Лошади были быстро оседланы. Люди спешили. Огней не зажигали. Напряжение сгущалось, росло с набеганием широких, розово-красных волн рассвета. Четыре залпа орудия словно взорвали умирающую ночь. Люди взорвались тоже. Кровь, возжаждавшая свободы, взорвалась в них. Войско поднялось, покатилось лавиной. Люди повалили к дороге, к ургинскому тракту, таща за собой лошадей, пушки, пулеметы, тачанки, кони тянули телеги и подводы с ранеными, скакали башкиры, татары, монголы, тубуты, русские казаки, бурятские конные, кричали, окликали друг друга, понукали коней, ругались на разных языках, и все это бурное море взметенных восстаньем народов текло на восток, к юртам Бурдуковского и барона.

«А куда нас всех ведут-то?..» – «А, друг ситный, похоже, красные на нас напали!.. Ружжо-то с собою в порядке?.. Защищаться ить будем!..» Казаки щурились во тьму, хлестали коней по крупам нагайками.

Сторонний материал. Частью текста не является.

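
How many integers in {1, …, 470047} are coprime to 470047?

450432

Factor: 470047 = 47 · 73 · 137.
φ(470047) = (47−1) · (73−1) · (137−1) = 46 · 72 · 136 = 450432.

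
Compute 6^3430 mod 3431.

6^1 ≡ 6 (mod 3431)
6^2 ≡ 6^2 = 36 ≡ 36 (mod 3431)
6^4 ≡ 36^2 = 1296 ≡ 1296 (mod 3431)
6^8 ≡ 1296^2 = 1679616 ≡ 1857 (mod 3431)
6^16 ≡ 1857^2 = 3448449 ≡ 294 (mod 3431)
6^32 ≡ 294^2 = 86436 ≡ 661 (mod 3431)
6^64 ≡ 661^2 = 436921 ≡ 1184 (mod 3431)
6^128 ≡ 1184^2 = 1401856 ≡ 2008 (mod 3431)
6^256 ≡ 2008^2 = 4032064 ≡ 639 (mod 3431)
6^512 ≡ 639^2 = 408321 ≡ 32 (mod 3431)
6^1024 ≡ 32^2 = 1024 ≡ 1024 (mod 3431)
6^2048 ≡ 1024^2 = 1048576 ≡ 2121 (mod 3431)
3430 = 2048 + 1024 + 256 + 64 + 32 + 4 + 2 in binary powers of 2.
So 6^3430 ≡ 2121 · 1024 · 639 · 1184 · 661 · 1296 · 36 ≡ 1955 (mod 3431).
Since 1955 ≠ 1, base 6 is a Fermat witness: 3431 is composite.

1955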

Сабли били лошадей по бокам, всадников – по ногам. «Эй, паря, а каво замышляют?..» – «Да барона укнокать норовят!..» – «И-ишь!.. А он-то сам нас потом – таво… не укнокает?..» – «Выстрелы слыхал, ты, бык мирской?!.. Оглох, што ль?.. Начало-о-ось!..»


Он обвел лам глазами. Всматривался в каждого.

Ламы молчали.

Ламы не спали всю ночь – они пытались, путем воззваний и молений к Будде, достоверно предсказать и воочию увидеть в туманной дали всепоглощающего времени его судьбу.

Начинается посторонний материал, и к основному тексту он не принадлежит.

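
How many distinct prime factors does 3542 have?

3542 = 2 · 1771
1771 = 7 · 253
253 = 11 · 23
3542 = 2 · 7 · 11 · 23, which has 4 distinct prime factors.

4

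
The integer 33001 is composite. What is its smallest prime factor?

33001 is odd.
Digit sum 7, not divisible by 3.
Ends in 1: not divisible by 5.
7: 33001 = 7·4714 + 3
11: 33001 = 11·3000 + 1
13: 33001 = 13·2538 + 7
17: 33001 = 17·1941 + 4
19: 33001 = 19·1736 + 17
23: 33001 = 23·1434 + 19
29: 33001 = 29·1137 + 28
31: 33001 = 31·1064 + 17
37: 33001 = 37·891 + 34
41: 33001 = 41·804 + 37
43: 33001 = 43·767 + 20
47: 33001 = 47·702 + 7
53: 33001 = 53·622 + 35
59: 33001 = 59·559 + 20
61: 33001 = 61·541

61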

Судьбу его – и его войска.

Будда не подавал знак. Тары безмолвствовали. Докшиты молчали. Небо не склонялось к их просьбам.

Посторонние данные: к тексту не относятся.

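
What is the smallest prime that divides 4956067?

4956067 is odd.
Digit sum 37, not divisible by 3.
Ends in 7: not divisible by 5.
7: 4956067 = 7·708009 + 4
11: 4956067 = 11·450551 + 6
13: 4956067 = 13·381235 + 12
17: 4956067 = 17·291533 + 6
19: 4956067 = 19·260845 + 12
23: 4956067 = 23·215481 + 4
29: 4956067 = 29·170898 + 25
31: 4956067 = 31·159873 + 4
37: 4956067 = 37·133947 + 28
41: 4956067 = 41·120879 + 28
43: 4956067 = 43·115257 + 16
47: 4956067 = 47·105448 + 11
53: 4956067 = 53·93510 + 37
59: 4956067 = 59·84001 + 8
61: 4956067 = 61·81247

61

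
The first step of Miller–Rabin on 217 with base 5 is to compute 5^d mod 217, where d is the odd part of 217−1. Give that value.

125

217 − 1 = 216 = 2^3 · 27, so d = 27.
5^1 ≡ 5 (mod 217)
5^2 ≡ 5^2 = 25 ≡ 25 (mod 217)
5^4 ≡ 25^2 = 625 ≡ 191 (mod 217)
5^8 ≡ 191^2 = 36481 ≡ 25 (mod 217)
5^16 ≡ 25^2 = 625 ≡ 191 (mod 217)
27 = 16 + 8 + 2 + 1 in binary powers of 2.
So 5^27 ≡ 191 · 25 · 25 · 5 ≡ 125 (mod 217).
Squaring chain: 125 → 1 → 1; never reaches −1, so base 5 is a Miller–Rabin witness that 217 is composite.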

Мрак и молчание – тоже знак, однако.

«Ты будешь стоять перед черной пропастью, о цин-ван», – только и смог произнести старый, коричневый как старый дуб, сухолицый, весь в складках глубокий морщин, лама из храма Мижид Жанрайсиг.

Черная пропасть? О, это по-нашему. Он сразится с черным драконом?.. Он ступит на черный путь без возврата?..

Он уже сразился. Он уже ступил.

«Что меня ждет, вы, Посвященные?!»

Старый лама – единственный – встал из круга сидящих, молча уставивших глаза на огонь жаровни лам и сказал, чеканя слоги по-тибетски:

– Цин-ван, готовься. Небо занавесилось черным шелком. Золотой Кол выдернул Махагала, для того, чтобы сражаться им, как копьем. У тебя есть в груди мужество?

Унгерн усмехнулся. Белые глаза вспыхнули.

– Ты – меня – спрашиваешь!

– Тогда нам нечего тебе сказать.

Ламы были слишком напряжены, он это чувствовал. Ламы ловили звуки, шорохи напряженным слухом. Вытягивали шеи, внимая. Закрывали глаза, молясь.

Внезапно прямо рядом с его юртой, во мраке раннего зимнего утра, раздались выстрелы. Он отчего-то подумал – вот они, те таинственные преступники! Похитители его людей! Они проявились, вышли на свет!

Вскочил. Схватился за рукоять пистолета, расстегивая кобуру.

Голоса. Голоса! Голоса его людей! Его офицеров! Его солдат!

Ламы переглянулись. Раскосый старый лама печально посмотрел на него.

– О ты, страшный, ярко горящий, как предвечный Огонь при Конце Мира…

– Дьявол! – Дуло пистолета глядело ламе в лицо. – Конец – моего мира?!

Рванулся к двери юрты. Выскочил наружу. Пули, просвистев около него, прошли мимо. Вонзились в землю. Прострелили шкуру юрты. Улетели в снега, в небо.

Все, стрелявшие в него, промазали.

У стрелявших в него дрожали руки.

Они расстреляли все пули из всех патронов, бывших в барабанах – и не попали в него.

Он стоял в предрассветной тьме, стоял свободно, прямо, во весь рост, не прячась, не таясь, словно насмехался над убивавшими его. Вот они, он видел их – на расстоянии шести-семи шагов.